The role of advertisers plays an important role in the format of Jezebel’s page. The organization of Jezebel  reveals important information about the content categories. Denton’s goals to emulate traditional media was  reinforced with a redesign of the front page of Jezebel,and the other Gawker Media holdings to look more like the front page of a magazine or tabloid (Denton 2010). In an article published on Gawker’s life advice/organization blog Lifehacker, Denton explained how the different changes are a result of media convergence, blurring the lines between digital communications and traditional media (2010). The format allows the editors to differentiate, and highlight certain articles or categories as more important or popular (Denton 2010). In fact, much of the redesign was based on the intrinsically linked process of drawing viewers and advertisers (Denton 2010). This reflects further Jezebel as a profitable media enterprise, which could have an unknown effect on the content present and could effect how the material may be edited to cater to drawing in the most advertisers. However, this cannot be proven without thorough content analysis at the scale this blog cannot complete.

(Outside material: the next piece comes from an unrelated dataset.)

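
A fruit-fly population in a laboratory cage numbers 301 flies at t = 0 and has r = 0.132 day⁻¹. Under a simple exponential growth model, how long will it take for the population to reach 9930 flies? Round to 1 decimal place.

Set N₀·e^(rt) = 9930: e^(0.132·t) = 9930/301 = 32.99.
0.132·t = ln(32.99) = 3.4962, so t = 3.4962/0.132 = 26.486.

26.5 days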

Specifically for Jezebel, each article is tagged with a different label, which indicates the content of the article.  Underneath the highlighted article on the main page there are headlines for other articles divided by some of the more popular labels. Along the side of the page is a traditional blog view, which shows the label and article title. Some of the labels are features such as “Dirt Bag” and “Rag Trade” which are published regularly, while others are adjusted to more current issues such as “Pill Baby Pill” which covers issues with the current debate about birth control.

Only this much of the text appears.